Enfant terrible du rock français, Saez compte dans ses influences des artistes de la chanson poétique comme Ferré, Brel, ou Patti Smith, mais aussi des influences littéraires telles que Rimbaud et Baudelaire, dont il met en musique certains poèmes comme « Femmes damnées ».
Mais le parallèle ne s’arrête pas là car Saez compte parmi les poètes maudits de la génération des désabusés dont il peint la chronique avec force et rage, extrémisme aussi, toujours à contre-courant du mouvement halluciné de la société quotidienne, toujours en marge pour mieux révéler les aspérités et nuances d’une génération qu’il observe de loin.   

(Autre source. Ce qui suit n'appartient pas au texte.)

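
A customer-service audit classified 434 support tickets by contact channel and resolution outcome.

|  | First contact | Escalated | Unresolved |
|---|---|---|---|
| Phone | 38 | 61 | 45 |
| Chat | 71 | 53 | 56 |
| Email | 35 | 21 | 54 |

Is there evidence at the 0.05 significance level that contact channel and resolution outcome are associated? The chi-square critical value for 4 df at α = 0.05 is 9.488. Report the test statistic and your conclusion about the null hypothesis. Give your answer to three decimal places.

22.704; reject H₀

Row totals: 144, 180, 110. Column totals: 144, 135, 155. Grand total N = 434.
Expected counts (row total × column total / N):
  Phone, First contact: 144×144/434 = 47.7788
  Phone, Escalated: 144×135/434 = 44.7926
  Phone, Unresolved: 144×155/434 = 51.4286
  Chat, First contact: 180×144/434 = 59.7235
  Chat, Escalated: 180×135/434 = 55.9908
  Chat, Unresolved: 180×155/434 = 64.2857
  Email, First contact: 110×144/434 = 36.4977
  Email, Escalated: 110×135/434 = 34.2166
  Email, Unresolved: 110×155/434 = 39.2857
Contributions (O − E)²/E:
  (38 − 47.7788)²/47.7788 = 2.0014
  (61 − 44.7926)²/44.7926 = 5.8644
  (45 − 51.4286)²/51.4286 = 0.8036
  (71 − 59.7235)²/59.7235 = 2.1291
  (53 − 55.9908)²/55.9908 = 0.1598
  (56 − 64.2857)²/64.2857 = 1.0679
  (35 − 36.4977)²/36.4977 = 0.0615
  (21 − 34.2166)²/34.2166 = 5.1051
  (54 − 39.2857)²/39.2857 = 5.5112
χ² = 2.0014 + 5.8644 + 0.8036 + 2.1291 + 0.1598 + 1.0679 + 0.0615 + 5.1051 + 5.5112 = 22.704
df = (3−1)(3−1) = 4. Since 22.704 > 9.488, reject the null hypothesis of independence at α = 0.05.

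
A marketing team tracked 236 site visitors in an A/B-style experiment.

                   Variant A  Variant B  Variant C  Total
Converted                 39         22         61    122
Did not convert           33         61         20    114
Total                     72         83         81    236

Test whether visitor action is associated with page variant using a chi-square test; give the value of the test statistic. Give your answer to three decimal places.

Grand total N = 236.
Expected counts (row total × column total / N):
  Converted, Variant A: 122×72/236 = 37.22034
  Converted, Variant B: 122×83/236 = 42.90678
  Converted, Variant C: 122×81/236 = 41.87288
  Did not convert, Variant A: 114×72/236 = 34.77966
  Did not convert, Variant B: 114×83/236 = 40.09322
  Did not convert, Variant C: 114×81/236 = 39.12712
Contributions (O − E)²/E:
  (39 − 37.22034)²/37.22034 = 0.0851
  (22 − 42.90678)²/42.90678 = 10.1870
  (61 − 41.87288)²/41.87288 = 8.7371
  (33 − 34.77966)²/34.77966 = 0.0911
  (61 − 40.09322)²/40.09322 = 10.9019
  (20 − 39.12712)²/39.12712 = 9.3502
χ² = 0.0851 + 10.1870 + 8.7371 + 0.0911 + 10.9019 + 9.3502 = 39.352

39.352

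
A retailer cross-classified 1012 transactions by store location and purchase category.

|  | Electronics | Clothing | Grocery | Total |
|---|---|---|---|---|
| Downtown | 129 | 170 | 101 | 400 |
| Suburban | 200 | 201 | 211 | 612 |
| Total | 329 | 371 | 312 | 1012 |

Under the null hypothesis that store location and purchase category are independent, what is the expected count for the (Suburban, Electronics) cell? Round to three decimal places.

Row total (Suburban) = 612; column total (Electronics) = 329; grand total N = 1012.
Expected count = (row total × column total) / N = 612 × 329 / 1012 = 198.960.

198.960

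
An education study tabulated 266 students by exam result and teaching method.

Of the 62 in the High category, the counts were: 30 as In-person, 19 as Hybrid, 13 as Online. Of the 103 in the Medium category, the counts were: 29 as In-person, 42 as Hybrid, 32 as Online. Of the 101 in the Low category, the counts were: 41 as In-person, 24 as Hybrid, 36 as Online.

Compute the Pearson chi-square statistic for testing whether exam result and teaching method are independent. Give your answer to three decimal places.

Row totals: 62, 103, 101. Column totals: 100, 85, 81. Grand total N = 266.
Expected counts (row total × column total / N):
  High, In-person: 62×100/266 = 23.3083
  High, Hybrid: 62×85/266 = 19.8120
  High, Online: 62×81/266 = 18.8797
  Medium, In-person: 103×100/266 = 38.7218
  Medium, Hybrid: 103×85/266 = 32.9135
  Medium, Online: 103×81/266 = 31.3647
  Low, In-person: 101×100/266 = 37.9699
  Low, Hybrid: 101×85/266 = 32.2744
  Low, Online: 101×81/266 = 30.7556
Contributions (O − E)²/E:
  (30 − 23.3083)²/23.3083 = 1.9212
  (19 − 19.8120)²/19.8120 = 0.0333
  (13 − 18.8797)²/18.8797 = 1.8311
  (29 − 38.7218)²/38.7218 = 2.4408
  (42 − 32.9135)²/32.9135 = 2.5085
  (32 − 31.3647)²/31.3647 = 0.0129
  (41 − 37.9699)²/37.9699 = 0.2418
  (24 − 32.2744)²/32.2744 = 2.1214
  (36 − 30.7556)²/30.7556 = 0.8943
χ² = 1.9212 + 0.0333 + 1.8311 + 2.4408 + 2.5085 + 0.0129 + 0.2418 + 2.1214 + 0.8943 = 12.005

12.005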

Du poète maudit, Saez a les forces et les faiblesses : visionnaire, écorché, en proie au spleen baudelairien, volontairement isolé, parfois même trop lointain : « Il reste un artiste totalement obnubilé par son œuvre, grillant ses années de vie comme il allume ses cigarettes, trop vite et trop souvent. Viscéralement happé par sa prochaine chanson, son futur album, sa prochaine tournée, ses textes et leurs propos, qu’il rédige sans cesse, alimenté par une formule whisky-coca-café-noir déconseillé par l’ordre des médecins. Mélomane – même mégalo parfois, surpris à parler de lui à la troisième personne -, il succombe à lui-même, sans pouvoir refuser l’appel des notes qui le bouleversent au quotidien. » (p. 148-149)
Comme Baudelaire fut taxé d’outrage aux bonnes mœurs, à chaque nouvel album Saez est accusé de provoc’, de dégradant, de pornographique. Son album J’accuse (référence au J’accuse de Zola) présente sur la pochette la photo d’une femme nue assise dans un caddie – on pense à l’accusation d’outrage à la morale publique faite à l’encontre des Fleurs du mal. Celle de Miami présente des fesses à moitié dissimulées derrière une bible : on pense également à l’accusation d’outrage à la morale religieuse faite aux Fleurs du mal.  
Alors, on censure car à côté des femmes en soutif vendant les rondeurs d’une marque il est certain que ses dénonciations de la société de consommation font mauvais genre : « Une femme nue dans un caddie, outrage aux mœurs du commerce ? » (p. 133), dit-il dans une lettre publiée sur son site officiel. Cette censure tellement significative d’une société mensongère où tout est permis pour vendre mais pas dans la création, où on attaque le packaging sans avoir même écouté le contenu, tellement représentatif d’une société superficielle incapable de voir les nuances.
Saez ne s’arrête pas là, joue encore plus de la provoc’ et n’hésite pas à interrompre ses concerts pour rétorquer. Il entretient aussi cette image de pestiféré, se refuse depuis le début de sa carrière à céder à l’abattage médiatique puisque seule compte son œuvre, pas l’image de celui qui l’a écrite. 

Réf. Bib. : Lejeune, Romain. Damien Saez : à corps et à cris. Éditions Braquage, 2014. 154 p.